Historic documents and drawings never seen before outside France – and on loan to Western Australia – have shed more light on the theory that WA could just as easily have been settled by the French.
The artefacts, from two French-led expeditions in the early 1800s – the first commissioned by Napoleon Bonaparte – are on display at the WA Maritime Museum.
The exhibition brings together two shows –The Art of Science: Baudin’s Voyagers (1800-1804) and Return to Australia: De Freycinet’s expedition (1817-1820).
The earlier expedition, led by Nicolas Baudin with 23 scientists on board, was labelled a journey of scientific discovery.
However, Diana Jones, WA Museum’s executive director of collections and research, said it was likely the French leader had other, less scientific intentions.
“There was also a colonial aspect to it … the French and the English were, in a way, rivals to that extent,” she said.
“The British were already there on the east coast but nobody knew much about the west coast … and so the French were sent to not only discover the natural elements of the land but to look for harbours.”
Treasure trove of species
Whatever the motives, the expedition returned with more than 18,000 specimens of flora, fauna and other objects – 10 times that of British explorer James Cook, during his famous second journey to Australia.
“Of the animals, there were 3500 species new to science and there was something like 460 plant specimens new to science,” Ms Jones said.
“That doubled the number of known specimens in the world at the time.”
But it was a different France and a diverted and distracted Napoleon that the expedition returned to in 1804.
“By that time the political climate was different, I think Napoleon had declared himself Emperor and he was then determined to go on a different path,” Ms Jones said.
“The impetus around the expedition had gone because his attention was elsewhere.”
Baudin died during the voyage, as did many onboard.
Of the 23 scientists who had left France, only three returned.
“So this huge treasure trove that actually had come back – the actual realisation of what it was – wasn’t made at that time,” Ms Jones said.
Ms Jones said while Napoleon’s wife took possession of the more exotic, beautiful animals, with a particular affection for WA’s black swan, and the museum took on others, many of the physical samples were lost.
Through detailed sketches and descriptions from those onboard, many of those species have since been identified.
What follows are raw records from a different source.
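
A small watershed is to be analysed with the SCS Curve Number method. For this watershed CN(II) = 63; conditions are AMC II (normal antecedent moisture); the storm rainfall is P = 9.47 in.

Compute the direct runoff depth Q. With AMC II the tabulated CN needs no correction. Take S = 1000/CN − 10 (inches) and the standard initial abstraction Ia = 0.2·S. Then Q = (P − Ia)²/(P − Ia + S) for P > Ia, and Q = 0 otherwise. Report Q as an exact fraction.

AMC II — tabulated CN = 63 applies directly.
S = 1000/63 − 10 = 370/63 in ≈ 5.873 in
Initial abstraction Ia = S/5 = (370/63)/5 = 74/63 ≈ 1.175 in
P − Ia = 9.470 − 1.175 = 52261/6300 ≈ 8.295 in (> 0, runoff occurs)
Q: (52261/6300)² ÷ (89261/6300) = 2731212121/562344300 in (≈ 4.857 in)

Q = 2731212121/562344300 in ≈ 4.857 in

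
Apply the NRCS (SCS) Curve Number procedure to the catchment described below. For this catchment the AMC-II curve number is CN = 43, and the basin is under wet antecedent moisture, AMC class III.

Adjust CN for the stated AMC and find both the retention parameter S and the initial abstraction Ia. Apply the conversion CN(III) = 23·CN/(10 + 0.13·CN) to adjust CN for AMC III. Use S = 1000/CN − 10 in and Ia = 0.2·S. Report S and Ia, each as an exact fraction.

CN(III) from CN(II)=43: (23·43)/(10 + 0.13·43) = 98900/1559 ≈ 63.438
Retention S: 1000/CN − 10 with CN=63.438 → S = 5700/989 ≈ 5.763 in
Ia = 0.2·(5700/989) = 1140/989 in ≈ 1.153 in

S = 5700/989 in ≈ 5.763 in; Ia = 1140/989 in ≈ 1.153 in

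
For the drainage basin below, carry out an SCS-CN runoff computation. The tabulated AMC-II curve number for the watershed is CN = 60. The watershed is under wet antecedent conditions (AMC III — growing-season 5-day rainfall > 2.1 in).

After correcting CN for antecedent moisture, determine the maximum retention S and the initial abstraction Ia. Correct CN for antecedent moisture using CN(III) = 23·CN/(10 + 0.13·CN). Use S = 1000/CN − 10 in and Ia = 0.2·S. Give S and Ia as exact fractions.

S = 200/69 in ≈ 2.899 in; Ia = 40/69 in ≈ 0.580 in

CN(III) from CN(II)=60: (23·60)/(10 + 0.13·60) = 6900/89 ≈ 77.528
Retention S: 1000/CN − 10 with CN=77.528 → S = 200/69 ≈ 2.899 in
Ia = 0.2S: 0.2·2.899 = 0.580 in (exactly 40/69)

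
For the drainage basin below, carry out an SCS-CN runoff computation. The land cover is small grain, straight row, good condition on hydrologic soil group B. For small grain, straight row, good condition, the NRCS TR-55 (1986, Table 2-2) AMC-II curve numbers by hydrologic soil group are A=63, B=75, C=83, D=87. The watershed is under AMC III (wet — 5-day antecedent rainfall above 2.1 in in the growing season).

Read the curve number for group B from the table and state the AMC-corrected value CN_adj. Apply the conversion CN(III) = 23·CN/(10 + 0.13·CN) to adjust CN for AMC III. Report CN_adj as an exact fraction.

NRCS table: small grain, straight row, good condition, soil group B → CN(II) = 75
CN(III) from CN(II)=75: (23·75)/(10 + 0.13·75) = 6900/79 ≈ 87.342

CN_adj = 6900/79 ≈ 87.342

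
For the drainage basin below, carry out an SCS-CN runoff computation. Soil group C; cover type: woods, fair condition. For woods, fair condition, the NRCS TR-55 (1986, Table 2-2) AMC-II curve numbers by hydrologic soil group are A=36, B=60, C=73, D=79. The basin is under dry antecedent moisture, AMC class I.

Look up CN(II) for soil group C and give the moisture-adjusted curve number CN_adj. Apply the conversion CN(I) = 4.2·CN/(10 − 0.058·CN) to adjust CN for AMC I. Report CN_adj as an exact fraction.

NRCS table: woods, fair condition, soil group C → CN(II) = 73
Dry (AMC I): CN(I) = 4.2·73/(10 − 0.058·73) = (1533/5)/(2883/500) = 51100/961 ≈ 53.174

CN_adj = 51100/961 ≈ 53.174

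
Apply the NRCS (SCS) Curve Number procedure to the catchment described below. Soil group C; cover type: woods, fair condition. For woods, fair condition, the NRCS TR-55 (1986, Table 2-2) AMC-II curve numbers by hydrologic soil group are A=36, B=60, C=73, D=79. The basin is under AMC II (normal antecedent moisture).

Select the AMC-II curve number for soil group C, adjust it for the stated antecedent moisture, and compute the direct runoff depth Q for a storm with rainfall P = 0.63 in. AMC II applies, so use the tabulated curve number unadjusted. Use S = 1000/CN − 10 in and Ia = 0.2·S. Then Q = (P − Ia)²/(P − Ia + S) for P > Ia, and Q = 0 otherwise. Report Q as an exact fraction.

Q = 0 in ≈ 0.000 in

NRCS table: woods, fair condition, soil group C → CN(II) = 73
AMC II — tabulated CN = 73 applies directly.
Retention S: 1000/CN − 10 with CN=73.000 → S = 270/73 ≈ 3.699 in
Ia = 0.2·(270/73) = 54/73 in ≈ 0.740 in
P = 0.630 ≤ Ia = 0.740 in: entire storm abstracted, Q = 0.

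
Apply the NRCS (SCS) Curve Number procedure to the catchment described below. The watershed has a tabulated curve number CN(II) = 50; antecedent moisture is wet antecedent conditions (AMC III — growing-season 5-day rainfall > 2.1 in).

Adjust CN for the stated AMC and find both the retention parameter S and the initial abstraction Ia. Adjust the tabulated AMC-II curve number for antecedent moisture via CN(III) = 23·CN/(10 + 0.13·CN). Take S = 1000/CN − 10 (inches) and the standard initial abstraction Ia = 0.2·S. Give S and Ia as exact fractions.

S = 100/23 in ≈ 4.348 in; Ia = 20/23 in ≈ 0.870 in

Adjust CN=50 to AMC III: 23·50/(10 + 0.13·50) → 1150 ÷ (33/2) = 2300/33 ≈ 69.697
Retention S: 1000/CN − 10 with CN=69.697 → S = 100/23 ≈ 4.348 in
Ia = 0.2S: 0.2·4.348 = 0.870 in (exactly 20/23)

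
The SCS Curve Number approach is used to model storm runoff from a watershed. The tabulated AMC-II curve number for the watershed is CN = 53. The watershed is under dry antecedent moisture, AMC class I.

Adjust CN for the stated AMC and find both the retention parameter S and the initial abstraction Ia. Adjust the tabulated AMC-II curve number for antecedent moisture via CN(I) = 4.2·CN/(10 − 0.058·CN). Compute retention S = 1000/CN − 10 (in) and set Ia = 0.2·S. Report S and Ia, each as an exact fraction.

Dry (AMC I): CN(I) = 4.2·53/(10 − 0.058·53) = (1113/5)/(3463/500) = 111300/3463 ≈ 32.140
Retention S: 1000/CN − 10 with CN=32.140 → S = 23500/1113 ≈ 21.114 in
Ia = 0.2·(23500/1113) = 4700/1113 in ≈ 4.223 in

S = 23500/1113 in ≈ 21.114 in; Ia = 4700/1113 in ≈ 4.223 in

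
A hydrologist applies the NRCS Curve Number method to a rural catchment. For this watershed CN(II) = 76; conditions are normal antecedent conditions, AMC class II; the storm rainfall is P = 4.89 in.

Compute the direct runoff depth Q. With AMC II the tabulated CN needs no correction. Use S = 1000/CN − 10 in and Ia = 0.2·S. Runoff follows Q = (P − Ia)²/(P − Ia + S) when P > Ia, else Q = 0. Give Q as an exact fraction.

Average conditions: CN = 76 (no AMC adjustment).
S = 1000/76 − 10 = 60/19 in ≈ 3.158 in
Initial abstraction Ia = S/5 = (60/19)/5 = 12/19 ≈ 0.632 in
P − Ia = 4.890 − 0.632 = 8091/1900 ≈ 4.258 in (> 0, runoff occurs)
Runoff Q = (P−Ia)²/(P−Ia+S) = (4.258)²/(4.258+3.158) = 21821427/8924300 ≈ 2.445 in

Q = 21821427/8924300 in ≈ 2.445 in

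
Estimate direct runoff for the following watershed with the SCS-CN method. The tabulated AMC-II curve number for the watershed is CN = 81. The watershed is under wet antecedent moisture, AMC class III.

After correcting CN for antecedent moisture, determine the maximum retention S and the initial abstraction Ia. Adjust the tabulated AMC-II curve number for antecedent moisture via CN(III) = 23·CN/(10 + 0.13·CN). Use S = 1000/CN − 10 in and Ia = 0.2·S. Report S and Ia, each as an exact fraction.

S = 1900/1863 in ≈ 1.020 in; Ia = 380/1863 in ≈ 0.204 in

Adjust CN=81 to AMC III: 23·81/(10 + 0.13·81) → 1863 ÷ (2053/100) = 186300/2053 ≈ 90.745
S = 1000/(186300/2053) − 10 = 1900/1863 in ≈ 1.020 in
Ia = 0.2S: 0.2·1.020 = 0.204 in (exactly 380/1863)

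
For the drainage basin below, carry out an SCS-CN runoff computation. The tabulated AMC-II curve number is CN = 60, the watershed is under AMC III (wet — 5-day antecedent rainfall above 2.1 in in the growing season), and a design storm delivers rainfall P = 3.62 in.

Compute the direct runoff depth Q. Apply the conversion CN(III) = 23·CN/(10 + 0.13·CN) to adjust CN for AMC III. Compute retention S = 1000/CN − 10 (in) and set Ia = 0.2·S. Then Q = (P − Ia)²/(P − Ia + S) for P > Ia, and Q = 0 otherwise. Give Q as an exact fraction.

Q = 110019121/70687050 in ≈ 1.556 in

Wet (AMC III): CN(III) = 23·60/(10 + 0.13·60) = 1380/(89/5) = 6900/89 ≈ 77.528
S = 1000/(6900/89) − 10 = 200/69 in ≈ 2.899 in
Initial abstraction Ia = S/5 = (200/69)/5 = 40/69 ≈ 0.580 in
P − Ia = 3.620 − 0.580 = 10489/3450 ≈ 3.040 in (> 0, runoff occurs)
Q = (10489/3450)²/((10489/3450) + 200/69) = (110019121/11902500)/(20489/3450) = 110019121/70687050 in ≈ 1.556 in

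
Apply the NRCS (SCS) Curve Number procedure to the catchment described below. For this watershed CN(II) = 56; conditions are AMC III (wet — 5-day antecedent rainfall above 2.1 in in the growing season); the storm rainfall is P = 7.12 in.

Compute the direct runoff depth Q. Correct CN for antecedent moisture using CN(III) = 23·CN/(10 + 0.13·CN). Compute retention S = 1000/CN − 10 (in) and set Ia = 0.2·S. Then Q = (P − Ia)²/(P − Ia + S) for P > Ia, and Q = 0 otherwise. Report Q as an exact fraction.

Q = 335612232/79811725 in ≈ 4.205 in

Wet (AMC III): CN(III) = 23·56/(10 + 0.13·56) = 1288/(432/25) = 4025/54 ≈ 74.537
Max retention: S = 1000/(4025/54) − 10 = 550/161 in (≈ 3.416 in)
Initial abstraction Ia = S/5 = (550/161)/5 = 110/161 ≈ 0.683 in
Since P=7.120 > Ia=0.683: effective rainfall P−Ia = 25908/4025 in
Q = (25908/4025)²/((25908/4025) + 550/161) = (671224464/16200625)/(39658/4025) = 335612232/79811725 in ≈ 4.205 in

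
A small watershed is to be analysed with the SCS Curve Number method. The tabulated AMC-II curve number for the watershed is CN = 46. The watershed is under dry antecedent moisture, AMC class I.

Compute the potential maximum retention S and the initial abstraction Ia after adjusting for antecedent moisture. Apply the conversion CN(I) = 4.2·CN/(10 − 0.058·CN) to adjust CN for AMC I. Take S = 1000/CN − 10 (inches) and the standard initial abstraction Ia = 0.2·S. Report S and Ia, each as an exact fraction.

S = 4500/161 in ≈ 27.950 in; Ia = 900/161 in ≈ 5.590 in

Adjust CN=46 to AMC I: 4.2·46/(10 − 0.058·46) → (966/5) ÷ (1833/250) = 16100/611 ≈ 26.350
Retention S: 1000/CN − 10 with CN=26.350 → S = 4500/161 ≈ 27.950 in
Initial abstraction Ia = S/5 = (4500/161)/5 = 900/161 ≈ 5.590 in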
In the mid-1980s, Ms Jones was invited by France to be the first person to identify the crustaceans from Baudin’s expedition.
“I think there is quite an interest now in looking back at old expeditions and seeing what you can garner from the information in them, in terms of global warming and species distribution, and that type of thing,” she said.
“The importance of any of these old collections, which are well documented, is they tell you what it was like at that time.
“And the more you delve into them, you realise they contain answers of questions we have yet to ask.”
French first to lay claim to WA
Dr Michael McCarthy, the museum’s curator of maritime archaeology, said most people were often surprised to find out WA had been claimed by the French in 1772, just two years after Captain Cook named and claimed New South Wales for the British.
“Not many people know that Saint Alouarn (a French explorer) came to Shark Bay and annexed Western Australia for France,” he said.
“So this should have been French, this part of the coast, because the French actually laid claim.”
Dr McCarthy has worked with a team for the past 20 years exploring WA’s ”French connection”.
The second exhibition at the Maritime Museum is the culmination of this work.
Pieces on display are from an expedition led by Louis de Freycinet, who had been the cartographer on Baudin’s journey and in 1811 became the first person to complete a map of Australia.
Until then it was incomplete – with theories there may have been multiple islands instead of one large continent.
Diary an ‘anthropological treasure’
Then in 1817 de Freycinet set sail again for Australia.
His young wife, Rose, went with him, famously smuggling herself on board.
“She goes on board dressed as a man in the middle of the night,” Dr McCarthy said.
“The two could not bear to be separated for the time these journeys were known to take.”
It was not until the ship reached Gibraltar that she revealed who she was.
“There was hell to pay back in France until the King says ‘oh look c’mon this is very French, let’s get on with it’, and all that subsided and they continued on their way,” Dr McCarthy said.
Rose de Freycinet became the second woman to circumnavigate the world and the first to write about the journey.
Her diary was only meant to be seen by her closest friend, Caroline.
“This is an enormous thing to have because we’ve got her telling her friend, privately, what’s happening, describing everything she sees that interests her … food, clothing, customs, dances,” Dr McCarthy said.
“It’s an anthropological treasure because she never intended it to be published, therefore she’s not embellishing.”
The original of Rose’s diary is among the many artefacts on display at the WA Maritime Museum.
The twin exhibitions run from September 13 to December 9.